Winter squash, kale, parsnips, and Brussels sprouts are great winter
alternatives to summer vegetables. These fresh treats still provide a
variety of nutrients like their summer counterparts and they taste
great. Here are four delicious winter vegetables and tips
to help you purchase and prepare them for the next meal:
Winter squash
Along with being colorful and decorative on the outside, winter squash
is bursting with great nutrients such as vitamins A and C, potassium,
folate, thiamin, and fiber. When purchasing a squash, look for thick
skin that is free of any blemishes. To prepare, halve and remove the
seeds. Sprinkle with a little salt, pepper, and olive oil and roast
until tender (approximately 30-45 minutes). Eat the squash alone, add
some to a soup, or serve with risotto.
Kale
Packed with vitamins A and C, calcium, and iron, Kale is a great way to
add more green vegetables into your diet. Look for crisp leaves that
are bright in color. Small young leaves can even be used in fresh
salads. Kale sautéed with a little olive oil and garlic is a
terrific alternative to typically overcooked collard greens.
Parsnips
Although they may look like albino carrots, parsnips have their own
unique flavor. Vitamin C and folate are just a few of the many
nutrients contained in this root vegetable. When purchasing, look for
small, firm parsnips. The larger, older parsnips may be tough and
require more peeling. When cut into cubes, parsnips can be added to
soups and stews.
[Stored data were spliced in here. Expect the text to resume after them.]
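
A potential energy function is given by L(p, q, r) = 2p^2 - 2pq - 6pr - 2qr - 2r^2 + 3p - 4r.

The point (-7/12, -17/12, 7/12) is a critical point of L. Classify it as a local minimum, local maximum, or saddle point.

saddle point

The Hessian is constant: H = [[4, -2, -6], [-2, 0, -2], [-6, -2, -4]].
Leading principal minors: Δ₁ = 4, Δ₂ = -4, Δ₃ = -48.
The minors fit neither the all-positive nor the alternating-sign pattern, so H is indefinite: a saddle point.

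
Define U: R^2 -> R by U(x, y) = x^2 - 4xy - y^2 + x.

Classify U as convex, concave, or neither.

U is quadratic, so its Hessian is the constant matrix H = [[2, -4], [-4, -2]].
det(H) = -20, tr(H) = 0.
det(H) < 0, so H is indefinite: neither convex nor concave.

neither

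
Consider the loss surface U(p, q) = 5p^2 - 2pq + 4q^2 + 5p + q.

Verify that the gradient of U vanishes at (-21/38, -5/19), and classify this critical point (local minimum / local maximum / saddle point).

∇U = (10p - 2q + 5, -2p + 8q + 1); substituting (-21/38, -5/19) gives ∇U = (0, 0), so (-21/38, -5/19) is indeed a critical point.
The Hessian of U is constant: H = [[10, -2], [-2, 8]].
det(H) = 10·8 − (-2)² = 76.
det(H) > 0 and tr(H) = 18 > 0, so H is positive definite and the point is a local minimum.

local minimum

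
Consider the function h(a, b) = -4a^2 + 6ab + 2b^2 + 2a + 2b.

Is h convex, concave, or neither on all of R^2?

neither

h is quadratic, so its Hessian is the constant matrix H = [[-8, 6], [6, 4]].
det(H) = -68, tr(H) = -4.
det(H) < 0, so H is indefinite: neither convex nor concave.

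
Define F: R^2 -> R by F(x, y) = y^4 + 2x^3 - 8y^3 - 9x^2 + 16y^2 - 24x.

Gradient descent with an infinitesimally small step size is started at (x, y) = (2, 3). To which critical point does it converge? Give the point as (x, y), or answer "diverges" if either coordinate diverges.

(4, 4)

F is separable, so gradient descent decouples: x follows -∂F/∂x, y follows -∂F/∂y.
∂F/∂x = 6(x - 4)(x + 1); at x=2 this is -36, so x increases.
∂F/∂y = 4y(y - 4)(y - 2); at y=3 this is -12, so y increases.
x converges to its nearest critical value 4 (a local min of the x-part); y converges to 4. The iterate converges to (4, 4).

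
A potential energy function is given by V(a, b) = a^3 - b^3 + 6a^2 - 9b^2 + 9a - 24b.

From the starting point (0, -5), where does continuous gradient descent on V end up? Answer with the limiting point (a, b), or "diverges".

V is separable, so gradient descent decouples: a follows -∂V/∂a, b follows -∂V/∂b.
∂V/∂a = 3(a + 1)(a + 3); at a=0 this is 9, so a decreases.
∂V/∂b = -3(b + 2)(b + 4); at b=-5 this is -9, so b increases.
a converges to its nearest critical value -1 (a local min of the a-part); b converges to -4. The iterate converges to (-1, -4).

(-1, -4)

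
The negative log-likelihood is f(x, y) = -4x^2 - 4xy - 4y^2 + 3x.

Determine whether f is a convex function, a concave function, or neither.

f is quadratic, so its Hessian is the constant matrix H = [[-8, -4], [-4, -8]].
det(H) = 48, tr(H) = -16.
det(H) > 0 and tr(H) < 0, so H is negative definite everywhere: concave.

concave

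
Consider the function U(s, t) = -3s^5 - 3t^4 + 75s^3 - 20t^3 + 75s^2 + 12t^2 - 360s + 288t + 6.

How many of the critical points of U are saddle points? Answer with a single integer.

U separates as a function of s plus a function of t, so ∇U=0 decouples.
∂U/∂s = -15(s - 4)(s - 1)(s + 2)(s + 3) = 0 at s ∈ {-3, -2, 1, 4}; ∂U/∂t = -12(t - 2)(t + 3)(t + 4) = 0 at t ∈ {-4, -3, 2}.
The Hessian is diagonal: diag(U_ss, U_tt). Second derivatives: U_ss(-3)=420, U_ss(-2)=-270, U_ss(1)=540, U_ss(4)=-1890; U_tt(-4)=-72, U_tt(-3)=60, U_tt(2)=-360.
Saddle points occur where the two diagonal entries have opposite signs: (-3, -4), (-3, 2), (-2, -3), (1, -4), (1, 2), (4, -3). Count: 6.

6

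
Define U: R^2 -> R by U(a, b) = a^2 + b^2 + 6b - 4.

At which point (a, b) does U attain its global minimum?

U(a,b) separates as P(a) + Q(b) − 4, so its minimum is min P + min Q − 4.
P'(a) = 2a vanishes at a ∈ {0}; Q'(b) = 2b + 6 vanishes at b ∈ {-3}.
Local minima of P (where P''>0): P(0)=0. Local minima of Q: Q(-3)=-9.
So the global minimum of U is P(0) + Q(-3) − 4 = 0 − 9 − 4 = -13, attained at (0, -3).

(0, -3)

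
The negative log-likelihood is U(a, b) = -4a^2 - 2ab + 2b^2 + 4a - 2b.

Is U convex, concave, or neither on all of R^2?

U is quadratic, so its Hessian is the constant matrix H = [[-8, -2], [-2, 4]].
det(H) = -36, tr(H) = -4.
det(H) < 0, so H is indefinite: neither convex nor concave.

neither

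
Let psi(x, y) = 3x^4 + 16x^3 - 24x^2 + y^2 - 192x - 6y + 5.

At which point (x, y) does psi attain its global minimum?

psi(x,y) separates as P(x) + Q(y) + 5, so its minimum is min P + min Q + 5.
P'(x) = 12(x - 2)(x + 2)(x + 4) vanishes at x ∈ {-4, -2, 2}; Q'(y) = 2y - 6 vanishes at y ∈ {3}.
Local minima of P (where P''>0): P(-4)=128, P(2)=-304. Local minima of Q: Q(3)=-9.
So the global minimum of psi is P(2) + Q(3) + 5 = -304 − 9 + 5 = -308, attained at (2, 3).

(2, 3)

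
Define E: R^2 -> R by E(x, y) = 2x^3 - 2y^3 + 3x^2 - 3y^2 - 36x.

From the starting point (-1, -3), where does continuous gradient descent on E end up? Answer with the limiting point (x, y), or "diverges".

(2, -1)

E is separable, so gradient descent decouples: x follows -∂E/∂x, y follows -∂E/∂y.
∂E/∂x = 6(x - 2)(x + 3); at x=-1 this is -36, so x increases.
∂E/∂y = -6y(y + 1); at y=-3 this is -36, so y increases.
x converges to its nearest critical value 2 (a local min of the x-part); y converges to -1. The iterate converges to (2, -1).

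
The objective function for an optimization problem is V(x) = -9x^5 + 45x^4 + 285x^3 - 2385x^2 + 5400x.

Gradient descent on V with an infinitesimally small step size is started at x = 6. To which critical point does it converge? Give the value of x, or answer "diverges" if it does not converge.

V'(x) = -45(x - 4)(x - 3)(x - 2)(x + 5), so V'(6) = -11880.
Gradient descent moves in the -V' direction, i.e. x is increasing.
There is no critical point above x=6, and V' keeps the same sign, so the iterate runs off to +∞.

diverges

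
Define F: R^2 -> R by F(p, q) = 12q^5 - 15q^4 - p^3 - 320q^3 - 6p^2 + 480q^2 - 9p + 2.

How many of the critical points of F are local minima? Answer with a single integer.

2

F separates as a function of p plus a function of q, so ∇F=0 decouples.
∂F/∂p = -3(p + 1)(p + 3) = 0 at p ∈ {-3, -1}; ∂F/∂q = 60q(q - 4)(q - 1)(q + 4) = 0 at q ∈ {-4, 0, 1, 4}.
The Hessian is diagonal: diag(F_pp, F_qq). Second derivatives: F_pp(-3)=6, F_pp(-1)=-6; F_qq(-4)=-9600, F_qq(0)=960, F_qq(1)=-900, F_qq(4)=5760.
Local minima occur where both diagonal entries positive: (-3, 0), (-3, 4). Count: 2.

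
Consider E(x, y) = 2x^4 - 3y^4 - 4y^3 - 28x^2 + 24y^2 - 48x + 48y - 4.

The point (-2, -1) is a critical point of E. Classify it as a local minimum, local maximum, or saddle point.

The mixed partial ∂²E/∂x∂y is 0, so the Hessian at any point is diag(E_xx, E_yy) = diag(8(3x^2 - 7), 12(-3y^2 - 2y + 4)).
At (-2, -1): H = diag(40, 36).
Both eigenvalues are positive, so H is positive definite: a local minimum.

local minimum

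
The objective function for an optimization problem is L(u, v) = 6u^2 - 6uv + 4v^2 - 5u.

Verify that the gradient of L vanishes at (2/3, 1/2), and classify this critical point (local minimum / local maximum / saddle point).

∇L = (12u - 6v - 5, -6u + 8v); substituting (2/3, 1/2) gives ∇L = (0, 0), so (2/3, 1/2) is indeed a critical point.
The Hessian of L is constant: H = [[12, -6], [-6, 8]].
det(H) = 12·8 − (-6)² = 60.
det(H) > 0 and tr(H) = 20 > 0, so H is positive definite and the point is a local minimum.

local minimum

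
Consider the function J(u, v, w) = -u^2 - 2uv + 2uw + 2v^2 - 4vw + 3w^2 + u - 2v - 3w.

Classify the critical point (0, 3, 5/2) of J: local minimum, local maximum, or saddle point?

saddle point

The Hessian is constant: H = [[-2, -2, 2], [-2, 4, -4], [2, -4, 6]].
Leading principal minors: Δ₁ = -2, Δ₂ = -12, Δ₃ = -24.
The minors fit neither the all-positive nor the alternating-sign pattern, so H is indefinite: a saddle point.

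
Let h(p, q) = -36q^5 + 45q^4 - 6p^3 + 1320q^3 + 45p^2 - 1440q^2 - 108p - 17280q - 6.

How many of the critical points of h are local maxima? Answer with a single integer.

2

h separates as a function of p plus a function of q, so ∇h=0 decouples.
∂h/∂p = -18(p - 3)(p - 2) = 0 at p ∈ {2, 3}; ∂h/∂q = -180(q - 4)(q - 3)(q + 2)(q + 4) = 0 at q ∈ {-4, -2, 3, 4}.
The Hessian is diagonal: diag(h_pp, h_qq). Second derivatives: h_pp(2)=18, h_pp(3)=-18; h_qq(-4)=20160, h_qq(-2)=-10800, h_qq(3)=6300, h_qq(4)=-8640.
Local maxima occur where both diagonal entries negative: (3, -2), (3, 4). Count: 2.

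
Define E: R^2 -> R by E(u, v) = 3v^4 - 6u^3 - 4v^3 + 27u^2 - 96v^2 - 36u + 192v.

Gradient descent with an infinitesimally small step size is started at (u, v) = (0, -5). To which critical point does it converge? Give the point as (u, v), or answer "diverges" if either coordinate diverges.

E is separable, so gradient descent decouples: u follows -∂E/∂u, v follows -∂E/∂v.
∂E/∂u = -18(u - 2)(u - 1); at u=0 this is -36, so u increases.
∂E/∂v = 12(v - 4)(v - 1)(v + 4); at v=-5 this is -648, so v increases.
u converges to its nearest critical value 1 (a local min of the u-part); v converges to -4. The iterate converges to (1, -4).

(1, -4)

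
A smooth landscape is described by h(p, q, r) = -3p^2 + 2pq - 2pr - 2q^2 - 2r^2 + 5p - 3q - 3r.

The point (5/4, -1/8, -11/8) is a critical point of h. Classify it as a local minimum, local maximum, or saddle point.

The Hessian is constant: H = [[-6, 2, -2], [2, -4, 0], [-2, 0, -4]].
Leading principal minors: Δ₁ = -6, Δ₂ = 20, Δ₃ = -64.
The minors alternate sign starting negative (−, +, −), so H is negative definite: a local maximum.

local maximum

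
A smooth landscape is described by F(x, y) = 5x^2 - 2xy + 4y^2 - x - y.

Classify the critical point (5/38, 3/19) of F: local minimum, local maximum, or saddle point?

The Hessian of F is constant: H = [[10, -2], [-2, 8]].
det(H) = 10·8 − (-2)² = 76.
det(H) > 0 and tr(H) = 18 > 0, so H is positive definite and the point is a local minimum.

local minimum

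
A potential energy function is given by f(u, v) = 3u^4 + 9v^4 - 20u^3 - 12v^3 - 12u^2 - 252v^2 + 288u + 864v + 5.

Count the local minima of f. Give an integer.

f separates as a function of u plus a function of v, so ∇f=0 decouples.
∂f/∂u = 12(u - 4)(u - 3)(u + 2) = 0 at u ∈ {-2, 3, 4}; ∂f/∂v = 36(v - 3)(v - 2)(v + 4) = 0 at v ∈ {-4, 2, 3}.
The Hessian is diagonal: diag(f_uu, f_vv). Second derivatives: f_uu(-2)=360, f_uu(3)=-60, f_uu(4)=72; f_vv(-4)=1512, f_vv(2)=-216, f_vv(3)=252.
Local minima occur where both diagonal entries positive: (-2, -4), (-2, 3), (4, -4), (4, 3). Count: 4.

4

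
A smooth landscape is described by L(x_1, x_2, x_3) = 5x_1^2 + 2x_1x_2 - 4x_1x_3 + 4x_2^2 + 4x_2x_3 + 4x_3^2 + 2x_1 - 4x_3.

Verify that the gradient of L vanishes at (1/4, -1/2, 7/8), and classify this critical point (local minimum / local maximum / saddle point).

∇L = (10x_1 + 2x_2 - 4x_3 + 2, 2x_1 + 8x_2 + 4x_3, -4x_1 + 4x_2 + 8x_3 - 4); substituting (1/4, -1/2, 7/8) gives ∇L = (0, 0, 0), so (1/4, -1/2, 7/8) is indeed a critical point.
The Hessian is constant: H = [[10, 2, -4], [2, 8, 4], [-4, 4, 8]].
Leading principal minors: Δ₁ = 10, Δ₂ = 76, Δ₃ = 256.
All leading minors are positive, so H is positive definite: a local minimum.

local minimum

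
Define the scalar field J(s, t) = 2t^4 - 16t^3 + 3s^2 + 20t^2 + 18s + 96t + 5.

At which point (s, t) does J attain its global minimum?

J(s,t) separates as P(s) + Q(t) + 5, so its minimum is min P + min Q + 5.
P'(s) = 6s + 18 vanishes at s ∈ {-3}; Q'(t) = 8(t - 4)(t - 3)(t + 1) vanishes at t ∈ {-1, 3, 4}.
Local minima of P (where P''>0): P(-3)=-27. Local minima of Q: Q(-1)=-58, Q(4)=192.
So the global minimum of J is P(-3) + Q(-1) + 5 = -27 − 58 + 5 = -80, attained at (-3, -1).

(-3, -1)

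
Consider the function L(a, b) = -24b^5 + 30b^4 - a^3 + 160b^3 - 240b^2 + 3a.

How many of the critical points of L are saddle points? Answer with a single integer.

4

L separates as a function of a plus a function of b, so ∇L=0 decouples.
∂L/∂a = -3(a - 1)(a + 1) = 0 at a ∈ {-1, 1}; ∂L/∂b = -120b(b - 2)(b - 1)(b + 2) = 0 at b ∈ {-2, 0, 1, 2}.
The Hessian is diagonal: diag(L_aa, L_bb). Second derivatives: L_aa(-1)=6, L_aa(1)=-6; L_bb(-2)=2880, L_bb(0)=-480, L_bb(1)=360, L_bb(2)=-960.
Saddle points occur where the two diagonal entries have opposite signs: (-1, 0), (-1, 2), (1, -2), (1, 1). Count: 4.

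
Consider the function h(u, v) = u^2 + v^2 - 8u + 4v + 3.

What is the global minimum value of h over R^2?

h(u,v) separates as P(u) + Q(v) + 3, so its minimum is min P + min Q + 3.
P'(u) = 2u - 8 vanishes at u ∈ {4}; Q'(v) = 2v + 4 vanishes at v ∈ {-2}.
Local minima of P (where P''>0): P(4)=-16. Local minima of Q: Q(-2)=-4.
So the global minimum of h is P(4) + Q(-2) + 3 = -16 − 4 + 3 = -17, attained at (4, -2).

-17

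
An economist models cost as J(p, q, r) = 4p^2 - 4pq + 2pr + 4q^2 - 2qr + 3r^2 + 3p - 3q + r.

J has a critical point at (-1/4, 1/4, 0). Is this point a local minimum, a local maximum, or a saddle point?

local minimum

The Hessian is constant: H = [[8, -4, 2], [-4, 8, -2], [2, -2, 6]].
Leading principal minors: Δ₁ = 8, Δ₂ = 48, Δ₃ = 256.
All leading minors are positive, so H is positive definite: a local minimum.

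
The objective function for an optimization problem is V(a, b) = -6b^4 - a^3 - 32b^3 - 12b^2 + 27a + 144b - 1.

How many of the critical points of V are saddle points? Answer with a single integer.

3

V separates as a function of a plus a function of b, so ∇V=0 decouples.
∂V/∂a = -3(a - 3)(a + 3) = 0 at a ∈ {-3, 3}; ∂V/∂b = -24(b - 1)(b + 2)(b + 3) = 0 at b ∈ {-3, -2, 1}.
The Hessian is diagonal: diag(V_aa, V_bb). Second derivatives: V_aa(-3)=18, V_aa(3)=-18; V_bb(-3)=-96, V_bb(-2)=72, V_bb(1)=-288.
Saddle points occur where the two diagonal entries have opposite signs: (-3, -3), (-3, 1), (3, -2). Count: 3.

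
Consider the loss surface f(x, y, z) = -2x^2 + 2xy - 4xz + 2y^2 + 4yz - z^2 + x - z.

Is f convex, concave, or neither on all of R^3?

neither

f is quadratic, so its Hessian is the constant matrix H = [[-4, 2, -4], [2, 4, 4], [-4, 4, -2]].
Leading principal minors: -4, -20, -24.
Neither pattern holds ⇒ H is indefinite ⇒ neither convex nor concave.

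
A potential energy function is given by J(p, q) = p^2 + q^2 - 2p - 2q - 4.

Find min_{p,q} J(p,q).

-6

J(p,q) separates as A(p) + B(q) − 4, so its minimum is min A + min B − 4.
A'(p) = 2p - 2 vanishes at p ∈ {1}; B'(q) = 2q - 2 vanishes at q ∈ {1}.
Local minima of A (where A''>0): A(1)=-1. Local minima of B: B(1)=-1.
So the global minimum of J is A(1) + B(1) − 4 = -1 − 1 − 4 = -6, attained at (1, 1).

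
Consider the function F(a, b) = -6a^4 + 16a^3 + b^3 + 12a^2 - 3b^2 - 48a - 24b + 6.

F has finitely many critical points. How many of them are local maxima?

2

F separates as a function of a plus a function of b, so ∇F=0 decouples.
∂F/∂a = -24(a - 2)(a - 1)(a + 1) = 0 at a ∈ {-1, 1, 2}; ∂F/∂b = 3(b - 4)(b + 2) = 0 at b ∈ {-2, 4}.
The Hessian is diagonal: diag(F_aa, F_bb). Second derivatives: F_aa(-1)=-144, F_aa(1)=48, F_aa(2)=-72; F_bb(-2)=-18, F_bb(4)=18.
Local maxima occur where both diagonal entries negative: (-1, -2), (2, -2). Count: 2.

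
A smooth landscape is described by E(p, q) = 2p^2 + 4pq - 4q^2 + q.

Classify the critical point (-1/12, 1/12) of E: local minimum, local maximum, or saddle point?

The Hessian of E is constant: H = [[4, 4], [4, -8]].
det(H) = 4·(-8) − 4² = -48.
Since det(H) < 0, H is indefinite and the critical point is a saddle point.

saddle point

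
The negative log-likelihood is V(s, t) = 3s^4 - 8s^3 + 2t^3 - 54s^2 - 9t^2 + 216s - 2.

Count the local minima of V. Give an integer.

2

V separates as a function of s plus a function of t, so ∇V=0 decouples.
∂V/∂s = 12(s - 3)(s - 2)(s + 3) = 0 at s ∈ {-3, 2, 3}; ∂V/∂t = 6t(t - 3) = 0 at t ∈ {0, 3}.
The Hessian is diagonal: diag(V_ss, V_tt). Second derivatives: V_ss(-3)=360, V_ss(2)=-60, V_ss(3)=72; V_tt(0)=-18, V_tt(3)=18.
Local minima occur where both diagonal entries positive: (-3, 3), (3, 3). Count: 2.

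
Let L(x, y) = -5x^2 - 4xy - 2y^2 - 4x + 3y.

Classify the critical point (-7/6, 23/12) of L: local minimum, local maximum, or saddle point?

local maximum

The Hessian of L is constant: H = [[-10, -4], [-4, -4]].
det(H) = (-10)·(-4) − (-4)² = 24.
det(H) > 0 and tr(H) = -14 < 0, so H is negative definite and the point is a local maximum.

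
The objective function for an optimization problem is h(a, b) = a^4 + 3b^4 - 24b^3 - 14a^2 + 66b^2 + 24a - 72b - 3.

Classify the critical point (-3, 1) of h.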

They also can be roasted or broiled in the oven. For a
slightly sweet and rich flavor, add boiled parsnips to mashed potatoes.
Brussels sprouts
Brussels sprouts may not be everyone’s favorite vegetable, but when
cooked properly they provide splendid flavor. These vegetables are an
excellent source of vitamins C and A, folate, and potassium. Fresh
Brussels sprouts are arguably tastiest, so look for small sprouts with
tightly wrapped leaves and no brown or yellow spots. To prepare, steam
them for 8-10 minutes or sauté with a balsamic vinegar and honey
glaze. Still a little skeptical? Drizzle with your favorite cheese or
hollandaise sauce.
These fresh winter treats can still provide a large variety of
nutrients like the summer vegetables you love and miss. Browse the
local produce section to find other fresh, nutritious and tasty winter
treats. Do not be afraid to try some new options every so often to help
widen winter time choices. To get adequate nutrition, be sure to
include a variety of vegetables in your diet.